Within Australia's CSIRO [Commonwealth Scientific and Industrial Research Organization], Mike Raupach is the chief of the Global Carbon Project, which measures the growth rate of carbon dioxide emissions. He can therefore be considered as one of Australia's leading experts on the atmospheric concentration of greenhouse gases and the risks of global warming. An article in today's Herald Sun indicates some of the alarming findings of Raupach and his research team. In 2004, Australia's per capita emissions were 4.5 times the world average, and increasing twice as fast as those of the US. In China, explained Raupach, annual carbon emission amounts to one metric ton per person, whereas in Australia and the US the per capita output is over five times the Chinese figure. In the case of a significant yardstick known as carbon intensity, which is the quantity of fossil fuel consumed to produce a unit of energy or wealth, Australia has in fact become the world's most wasteful nation.

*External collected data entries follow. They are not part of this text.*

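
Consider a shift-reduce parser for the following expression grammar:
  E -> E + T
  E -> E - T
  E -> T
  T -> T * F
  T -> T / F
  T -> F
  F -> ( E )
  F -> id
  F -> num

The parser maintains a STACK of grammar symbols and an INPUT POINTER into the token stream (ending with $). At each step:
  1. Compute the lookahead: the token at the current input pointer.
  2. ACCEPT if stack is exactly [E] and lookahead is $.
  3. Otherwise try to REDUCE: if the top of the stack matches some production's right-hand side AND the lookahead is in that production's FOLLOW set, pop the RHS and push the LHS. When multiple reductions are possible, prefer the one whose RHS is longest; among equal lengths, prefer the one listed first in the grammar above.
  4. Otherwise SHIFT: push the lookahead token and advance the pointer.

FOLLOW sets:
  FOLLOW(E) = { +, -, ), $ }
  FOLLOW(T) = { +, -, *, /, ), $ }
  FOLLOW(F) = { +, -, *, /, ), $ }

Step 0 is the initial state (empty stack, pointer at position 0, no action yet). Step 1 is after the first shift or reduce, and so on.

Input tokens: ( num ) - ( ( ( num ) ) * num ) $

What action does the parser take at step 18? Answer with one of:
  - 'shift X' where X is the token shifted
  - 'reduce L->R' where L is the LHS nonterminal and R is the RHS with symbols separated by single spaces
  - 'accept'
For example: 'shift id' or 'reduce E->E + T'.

Step 1: shift (. Stack=[(] ptr=1 lookahead=num remaining=[num ) - ( ( ( num ) ) * num ) $]
Step 2: shift num. Stack=[( num] ptr=2 lookahead=) remaining=[) - ( ( ( num ) ) * num ) $]
Step 3: reduce F->num. Stack=[( F] ptr=2 lookahead=) remaining=[) - ( ( ( num ) ) * num ) $]
Step 4: reduce T->F. Stack=[( T] ptr=2 lookahead=) remaining=[) - ( ( ( num ) ) * num ) $]
Step 5: reduce E->T. Stack=[( E] ptr=2 lookahead=) remaining=[) - ( ( ( num ) ) * num ) $]
Step 6: shift ). Stack=[( E )] ptr=3 lookahead=- remaining=[- ( ( ( num ) ) * num ) $]
Step 7: reduce F->( E ). Stack=[F] ptr=3 lookahead=- remaining=[- ( ( ( num ) ) * num ) $]
Step 8: reduce T->F. Stack=[T] ptr=3 lookahead=- remaining=[- ( ( ( num ) ) * num ) $]
Step 9: reduce E->T. Stack=[E] ptr=3 lookahead=- remaining=[- ( ( ( num ) ) * num ) $]
Step 10: shift -. Stack=[E -] ptr=4 lookahead=( remaining=[( ( ( num ) ) * num ) $]
Step 11: shift (. Stack=[E - (] ptr=5 lookahead=( remaining=[( ( num ) ) * num ) $]
Step 12: shift (. Stack=[E - ( (] ptr=6 lookahead=( remaining=[( num ) ) * num ) $]
Step 13: shift (. Stack=[E - ( ( (] ptr=7 lookahead=num remaining=[num ) ) * num ) $]
Step 14: shift num. Stack=[E - ( ( ( num] ptr=8 lookahead=) remaining=[) ) * num ) $]
Step 15: reduce F->num. Stack=[E - ( ( ( F] ptr=8 lookahead=) remaining=[) ) * num ) $]
Step 16: reduce T->F. Stack=[E - ( ( ( T] ptr=8 lookahead=) remaining=[) ) * num ) $]
Step 17: reduce E->T. Stack=[E - ( ( ( E] ptr=8 lookahead=) remaining=[) ) * num ) $]
Step 18: shift ). Stack=[E - ( ( ( E )] ptr=9 lookahead=) remaining=[) * num ) $]

Answer: shift )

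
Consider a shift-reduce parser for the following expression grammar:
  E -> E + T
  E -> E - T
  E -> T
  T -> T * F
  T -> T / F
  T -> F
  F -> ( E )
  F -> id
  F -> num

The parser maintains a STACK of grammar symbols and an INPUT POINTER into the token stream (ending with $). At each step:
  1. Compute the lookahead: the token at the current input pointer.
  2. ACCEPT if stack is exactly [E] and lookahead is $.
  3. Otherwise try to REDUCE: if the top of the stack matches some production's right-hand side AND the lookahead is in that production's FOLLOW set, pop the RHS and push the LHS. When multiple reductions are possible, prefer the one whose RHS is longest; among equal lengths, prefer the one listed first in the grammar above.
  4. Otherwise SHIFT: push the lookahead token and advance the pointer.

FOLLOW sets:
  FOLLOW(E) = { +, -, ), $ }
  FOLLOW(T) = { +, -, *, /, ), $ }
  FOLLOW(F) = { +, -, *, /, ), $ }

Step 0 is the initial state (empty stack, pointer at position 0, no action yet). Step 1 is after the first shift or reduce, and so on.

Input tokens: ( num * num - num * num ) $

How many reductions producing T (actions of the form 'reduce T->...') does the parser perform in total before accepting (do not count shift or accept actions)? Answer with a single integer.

Step 1: shift (. Stack=[(] ptr=1 lookahead=num remaining=[num * num - num * num ) $]
Step 2: shift num. Stack=[( num] ptr=2 lookahead=* remaining=[* num - num * num ) $]
Step 3: reduce F->num. Stack=[( F] ptr=2 lookahead=* remaining=[* num - num * num ) $]
Step 4: reduce T->F. Stack=[( T] ptr=2 lookahead=* remaining=[* num - num * num ) $]
Step 5: shift *. Stack=[( T *] ptr=3 lookahead=num remaining=[num - num * num ) $]
Step 6: shift num. Stack=[( T * num] ptr=4 lookahead=- remaining=[- num * num ) $]
Step 7: reduce F->num. Stack=[( T * F] ptr=4 lookahead=- remaining=[- num * num ) $]
Step 8: reduce T->T * F. Stack=[( T] ptr=4 lookahead=- remaining=[- num * num ) $]
Step 9: reduce E->T. Stack=[( E] ptr=4 lookahead=- remaining=[- num * num ) $]
Step 10: shift -. Stack=[( E -] ptr=5 lookahead=num remaining=[num * num ) $]
Step 11: shift num. Stack=[( E - num] ptr=6 lookahead=* remaining=[* num ) $]
Step 12: reduce F->num. Stack=[( E - F] ptr=6 lookahead=* remaining=[* num ) $]
Step 13: reduce T->F. Stack=[( E - T] ptr=6 lookahead=* remaining=[* num ) $]
Step 14: shift *. Stack=[( E - T *] ptr=7 lookahead=num remaining=[num ) $]
Step 15: shift num. Stack=[( E - T * num] ptr=8 lookahead=) remaining=[) $]
Step 16: reduce F->num. Stack=[( E - T * F] ptr=8 lookahead=) remaining=[) $]
Step 17: reduce T->T * F. Stack=[( E - T] ptr=8 lookahead=) remaining=[) $]
Step 18: reduce E->E - T. Stack=[( E] ptr=8 lookahead=) remaining=[) $]
Step 19: shift ). Stack=[( E )] ptr=9 lookahead=$ remaining=[$]
Step 20: reduce F->( E ). Stack=[F] ptr=9 lookahead=$ remaining=[$]
Step 21: reduce T->F. Stack=[T] ptr=9 lookahead=$ remaining=[$]
Step 22: reduce E->T. Stack=[E] ptr=9 lookahead=$ remaining=[$]
Step 23: accept. Stack=[E] ptr=9 lookahead=$ remaining=[$]

Answer: 5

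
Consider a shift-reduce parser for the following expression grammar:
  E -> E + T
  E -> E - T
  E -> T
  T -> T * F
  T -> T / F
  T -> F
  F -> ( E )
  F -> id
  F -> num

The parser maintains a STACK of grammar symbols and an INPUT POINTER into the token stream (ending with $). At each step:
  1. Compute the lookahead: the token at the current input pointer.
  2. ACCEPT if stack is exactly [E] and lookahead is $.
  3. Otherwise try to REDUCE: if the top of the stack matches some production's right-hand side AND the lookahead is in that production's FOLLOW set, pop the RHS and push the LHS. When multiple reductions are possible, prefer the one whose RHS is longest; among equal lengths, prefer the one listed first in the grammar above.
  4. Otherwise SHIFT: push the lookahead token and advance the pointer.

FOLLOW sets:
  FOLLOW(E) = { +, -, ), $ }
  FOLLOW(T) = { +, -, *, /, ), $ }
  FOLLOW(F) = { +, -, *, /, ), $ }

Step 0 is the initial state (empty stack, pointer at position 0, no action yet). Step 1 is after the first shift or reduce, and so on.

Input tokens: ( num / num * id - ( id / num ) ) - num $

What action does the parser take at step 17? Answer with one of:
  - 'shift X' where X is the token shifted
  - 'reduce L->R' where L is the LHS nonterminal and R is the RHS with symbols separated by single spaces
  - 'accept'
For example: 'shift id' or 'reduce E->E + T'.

Answer: reduce F->id

Derivation:
Step 1: shift (. Stack=[(] ptr=1 lookahead=num remaining=[num / num * id - ( id / num ) ) - num $]
Step 2: shift num. Stack=[( num] ptr=2 lookahead=/ remaining=[/ num * id - ( id / num ) ) - num $]
Step 3: reduce F->num. Stack=[( F] ptr=2 lookahead=/ remaining=[/ num * id - ( id / num ) ) - num $]
Step 4: reduce T->F. Stack=[( T] ptr=2 lookahead=/ remaining=[/ num * id - ( id / num ) ) - num $]
Step 5: shift /. Stack=[( T /] ptr=3 lookahead=num remaining=[num * id - ( id / num ) ) - num $]
Step 6: shift num. Stack=[( T / num] ptr=4 lookahead=* remaining=[* id - ( id / num ) ) - num $]
Step 7: reduce F->num. Stack=[( T / F] ptr=4 lookahead=* remaining=[* id - ( id / num ) ) - num $]
Step 8: reduce T->T / F. Stack=[( T] ptr=4 lookahead=* remaining=[* id - ( id / num ) ) - num $]
Step 9: shift *. Stack=[( T *] ptr=5 lookahead=id remaining=[id - ( id / num ) ) - num $]
Step 10: shift id. Stack=[( T * id] ptr=6 lookahead=- remaining=[- ( id / num ) ) - num $]
Step 11: reduce F->id. Stack=[( T * F] ptr=6 lookahead=- remaining=[- ( id / num ) ) - num $]
Step 12: reduce T->T * F. Stack=[( T] ptr=6 lookahead=- remaining=[- ( id / num ) ) - num $]
Step 13: reduce E->T. Stack=[( E] ptr=6 lookahead=- remaining=[- ( id / num ) ) - num $]
Step 14: shift -. Stack=[( E -] ptr=7 lookahead=( remaining=[( id / num ) ) - num $]
Step 15: shift (. Stack=[( E - (] ptr=8 lookahead=id remaining=[id / num ) ) - num $]
Step 16: shift id. Stack=[( E - ( id] ptr=9 lookahead=/ remaining=[/ num ) ) - num $]
Step 17: reduce F->id. Stack=[( E - ( F] ptr=9 lookahead=/ remaining=[/ num ) ) - num $]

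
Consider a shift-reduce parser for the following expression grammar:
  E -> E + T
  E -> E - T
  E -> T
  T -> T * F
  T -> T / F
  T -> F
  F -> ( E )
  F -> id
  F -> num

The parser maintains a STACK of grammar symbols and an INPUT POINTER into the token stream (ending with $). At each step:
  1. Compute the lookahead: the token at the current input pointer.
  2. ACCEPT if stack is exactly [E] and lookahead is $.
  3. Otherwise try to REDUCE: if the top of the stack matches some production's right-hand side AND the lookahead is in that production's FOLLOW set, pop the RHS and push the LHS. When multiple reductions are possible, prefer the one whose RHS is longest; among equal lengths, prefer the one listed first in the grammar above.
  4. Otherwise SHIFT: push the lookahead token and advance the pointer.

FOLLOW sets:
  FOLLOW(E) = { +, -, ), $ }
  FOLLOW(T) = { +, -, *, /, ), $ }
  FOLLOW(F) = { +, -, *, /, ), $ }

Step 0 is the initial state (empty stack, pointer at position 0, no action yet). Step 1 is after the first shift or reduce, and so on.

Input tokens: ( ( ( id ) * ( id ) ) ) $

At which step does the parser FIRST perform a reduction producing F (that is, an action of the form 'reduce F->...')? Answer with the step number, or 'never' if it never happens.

Step 1: shift (. Stack=[(] ptr=1 lookahead=( remaining=[( ( id ) * ( id ) ) ) $]
Step 2: shift (. Stack=[( (] ptr=2 lookahead=( remaining=[( id ) * ( id ) ) ) $]
Step 3: shift (. Stack=[( ( (] ptr=3 lookahead=id remaining=[id ) * ( id ) ) ) $]
Step 4: shift id. Stack=[( ( ( id] ptr=4 lookahead=) remaining=[) * ( id ) ) ) $]
Step 5: reduce F->id. Stack=[( ( ( F] ptr=4 lookahead=) remaining=[) * ( id ) ) ) $]

Answer: 5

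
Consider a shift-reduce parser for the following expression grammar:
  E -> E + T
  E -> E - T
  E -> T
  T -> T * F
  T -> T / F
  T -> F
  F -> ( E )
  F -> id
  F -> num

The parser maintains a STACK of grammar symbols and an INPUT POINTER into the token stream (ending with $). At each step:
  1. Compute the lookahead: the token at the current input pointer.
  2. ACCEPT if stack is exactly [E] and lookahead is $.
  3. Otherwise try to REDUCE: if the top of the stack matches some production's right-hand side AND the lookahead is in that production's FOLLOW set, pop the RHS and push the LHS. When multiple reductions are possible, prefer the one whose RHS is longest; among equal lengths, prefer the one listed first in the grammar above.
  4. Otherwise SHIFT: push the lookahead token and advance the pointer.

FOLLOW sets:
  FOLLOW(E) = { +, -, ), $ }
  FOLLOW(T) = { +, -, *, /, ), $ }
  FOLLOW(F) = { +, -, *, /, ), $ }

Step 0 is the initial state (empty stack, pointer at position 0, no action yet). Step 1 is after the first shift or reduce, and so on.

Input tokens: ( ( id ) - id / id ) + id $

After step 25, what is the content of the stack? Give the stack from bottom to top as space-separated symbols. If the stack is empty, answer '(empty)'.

Step 1: shift (. Stack=[(] ptr=1 lookahead=( remaining=[( id ) - id / id ) + id $]
Step 2: shift (. Stack=[( (] ptr=2 lookahead=id remaining=[id ) - id / id ) + id $]
Step 3: shift id. Stack=[( ( id] ptr=3 lookahead=) remaining=[) - id / id ) + id $]
Step 4: reduce F->id. Stack=[( ( F] ptr=3 lookahead=) remaining=[) - id / id ) + id $]
Step 5: reduce T->F. Stack=[( ( T] ptr=3 lookahead=) remaining=[) - id / id ) + id $]
Step 6: reduce E->T. Stack=[( ( E] ptr=3 lookahead=) remaining=[) - id / id ) + id $]
Step 7: shift ). Stack=[( ( E )] ptr=4 lookahead=- remaining=[- id / id ) + id $]
Step 8: reduce F->( E ). Stack=[( F] ptr=4 lookahead=- remaining=[- id / id ) + id $]
Step 9: reduce T->F. Stack=[( T] ptr=4 lookahead=- remaining=[- id / id ) + id $]
Step 10: reduce E->T. Stack=[( E] ptr=4 lookahead=- remaining=[- id / id ) + id $]
Step 11: shift -. Stack=[( E -] ptr=5 lookahead=id remaining=[id / id ) + id $]
Step 12: shift id. Stack=[( E - id] ptr=6 lookahead=/ remaining=[/ id ) + id $]
Step 13: reduce F->id. Stack=[( E - F] ptr=6 lookahead=/ remaining=[/ id ) + id $]
Step 14: reduce T->F. Stack=[( E - T] ptr=6 lookahead=/ remaining=[/ id ) + id $]
Step 15: shift /. Stack=[( E - T /] ptr=7 lookahead=id remaining=[id ) + id $]
Step 16: shift id. Stack=[( E - T / id] ptr=8 lookahead=) remaining=[) + id $]
Step 17: reduce F->id. Stack=[( E - T / F] ptr=8 lookahead=) remaining=[) + id $]
Step 18: reduce T->T / F. Stack=[( E - T] ptr=8 lookahead=) remaining=[) + id $]
Step 19: reduce E->E - T. Stack=[( E] ptr=8 lookahead=) remaining=[) + id $]
Step 20: shift ). Stack=[( E )] ptr=9 lookahead=+ remaining=[+ id $]
Step 21: reduce F->( E ). Stack=[F] ptr=9 lookahead=+ remaining=[+ id $]
Step 22: reduce T->F. Stack=[T] ptr=9 lookahead=+ remaining=[+ id $]
Step 23: reduce E->T. Stack=[E] ptr=9 lookahead=+ remaining=[+ id $]
Step 24: shift +. Stack=[E +] ptr=10 lookahead=id remaining=[id $]
Step 25: shift id. Stack=[E + id] ptr=11 lookahead=$ remaining=[$]

Answer: E + id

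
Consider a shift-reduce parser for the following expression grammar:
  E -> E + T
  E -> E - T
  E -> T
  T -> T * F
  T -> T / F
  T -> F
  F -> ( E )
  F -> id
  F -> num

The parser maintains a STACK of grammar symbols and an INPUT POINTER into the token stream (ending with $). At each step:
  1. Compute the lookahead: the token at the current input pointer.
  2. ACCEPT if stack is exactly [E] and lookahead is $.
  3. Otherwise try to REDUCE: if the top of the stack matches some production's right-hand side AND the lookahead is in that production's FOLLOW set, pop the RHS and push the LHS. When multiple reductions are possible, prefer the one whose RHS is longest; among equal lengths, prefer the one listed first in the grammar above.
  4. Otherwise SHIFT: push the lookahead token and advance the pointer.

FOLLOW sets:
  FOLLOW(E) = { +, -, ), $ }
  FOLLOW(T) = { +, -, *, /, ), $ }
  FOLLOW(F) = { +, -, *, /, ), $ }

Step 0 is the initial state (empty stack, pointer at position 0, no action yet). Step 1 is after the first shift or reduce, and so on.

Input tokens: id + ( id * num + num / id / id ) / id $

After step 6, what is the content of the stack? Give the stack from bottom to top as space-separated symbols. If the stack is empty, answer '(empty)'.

Answer: E + (

Derivation:
Step 1: shift id. Stack=[id] ptr=1 lookahead=+ remaining=[+ ( id * num + num / id / id ) / id $]
Step 2: reduce F->id. Stack=[F] ptr=1 lookahead=+ remaining=[+ ( id * num + num / id / id ) / id $]
Step 3: reduce T->F. Stack=[T] ptr=1 lookahead=+ remaining=[+ ( id * num + num / id / id ) / id $]
Step 4: reduce E->T. Stack=[E] ptr=1 lookahead=+ remaining=[+ ( id * num + num / id / id ) / id $]
Step 5: shift +. Stack=[E +] ptr=2 lookahead=( remaining=[( id * num + num / id / id ) / id $]
Step 6: shift (. Stack=[E + (] ptr=3 lookahead=id remaining=[id * num + num / id / id ) / id $]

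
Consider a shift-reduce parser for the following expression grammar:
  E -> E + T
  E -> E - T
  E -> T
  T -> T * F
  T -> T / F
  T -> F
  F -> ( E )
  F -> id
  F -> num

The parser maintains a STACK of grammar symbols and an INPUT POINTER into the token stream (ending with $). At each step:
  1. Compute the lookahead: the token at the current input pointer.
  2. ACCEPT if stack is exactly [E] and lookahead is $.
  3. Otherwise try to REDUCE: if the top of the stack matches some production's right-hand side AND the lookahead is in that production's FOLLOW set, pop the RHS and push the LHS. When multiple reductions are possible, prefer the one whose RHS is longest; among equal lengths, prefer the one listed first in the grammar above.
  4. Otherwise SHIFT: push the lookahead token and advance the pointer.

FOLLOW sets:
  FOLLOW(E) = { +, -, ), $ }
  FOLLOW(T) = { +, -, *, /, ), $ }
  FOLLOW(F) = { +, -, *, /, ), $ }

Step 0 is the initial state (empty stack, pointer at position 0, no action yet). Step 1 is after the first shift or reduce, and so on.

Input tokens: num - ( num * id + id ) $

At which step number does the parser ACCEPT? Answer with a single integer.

Step 1: shift num. Stack=[num] ptr=1 lookahead=- remaining=[- ( num * id + id ) $]
Step 2: reduce F->num. Stack=[F] ptr=1 lookahead=- remaining=[- ( num * id + id ) $]
Step 3: reduce T->F. Stack=[T] ptr=1 lookahead=- remaining=[- ( num * id + id ) $]
Step 4: reduce E->T. Stack=[E] ptr=1 lookahead=- remaining=[- ( num * id + id ) $]
Step 5: shift -. Stack=[E -] ptr=2 lookahead=( remaining=[( num * id + id ) $]
Step 6: shift (. Stack=[E - (] ptr=3 lookahead=num remaining=[num * id + id ) $]
Step 7: shift num. Stack=[E - ( num] ptr=4 lookahead=* remaining=[* id + id ) $]
Step 8: reduce F->num. Stack=[E - ( F] ptr=4 lookahead=* remaining=[* id + id ) $]
Step 9: reduce T->F. Stack=[E - ( T] ptr=4 lookahead=* remaining=[* id + id ) $]
Step 10: shift *. Stack=[E - ( T *] ptr=5 lookahead=id remaining=[id + id ) $]
Step 11: shift id. Stack=[E - ( T * id] ptr=6 lookahead=+ remaining=[+ id ) $]
Step 12: reduce F->id. Stack=[E - ( T * F] ptr=6 lookahead=+ remaining=[+ id ) $]
Step 13: reduce T->T * F. Stack=[E - ( T] ptr=6 lookahead=+ remaining=[+ id ) $]
Step 14: reduce E->T. Stack=[E - ( E] ptr=6 lookahead=+ remaining=[+ id ) $]
Step 15: shift +. Stack=[E - ( E +] ptr=7 lookahead=id remaining=[id ) $]
Step 16: shift id. Stack=[E - ( E + id] ptr=8 lookahead=) remaining=[) $]
Step 17: reduce F->id. Stack=[E - ( E + F] ptr=8 lookahead=) remaining=[) $]
Step 18: reduce T->F. Stack=[E - ( E + T] ptr=8 lookahead=) remaining=[) $]
Step 19: reduce E->E + T. Stack=[E - ( E] ptr=8 lookahead=) remaining=[) $]
Step 20: shift ). Stack=[E - ( E )] ptr=9 lookahead=$ remaining=[$]
Step 21: reduce F->( E ). Stack=[E - F] ptr=9 lookahead=$ remaining=[$]
Step 22: reduce T->F. Stack=[E - T] ptr=9 lookahead=$ remaining=[$]
Step 23: reduce E->E - T. Stack=[E] ptr=9 lookahead=$ remaining=[$]
Step 24: accept. Stack=[E] ptr=9 lookahead=$ remaining=[$]

Answer: 24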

In the forthcoming elections, one of the main reasons why I'll be voting Labor is that it's shameful that the Howard administration has never signed the Kyoto agreement.

The Environment Society of Australia [click here to visit their website] informs us that Clive Hamilton, director of the Australia Institute, has just brought out a book, Scorcher: the Dirty Politics of Climate Change, which deals with "greedy corporations, craven politicians and public disengagement". Hamilton is particularly critical of Howard's claim that Australia, as an energy exporter, should be pardoned for its excessive emissions. "Our energy exports have no bearing on Australia's emission-reduction obligations at all. The emissions from our exports of coal, gas and oil are counted in the country where they burnt." Hamilton recalls the fact that Howard asked for advice on greenhouse pollution from the country's major polluters, without bothering to listen to environmental experts. Hamilton concludes: "In short, the Howard government has been able to hoodwink the community with impunity because many Australians have preferred to believe the lies."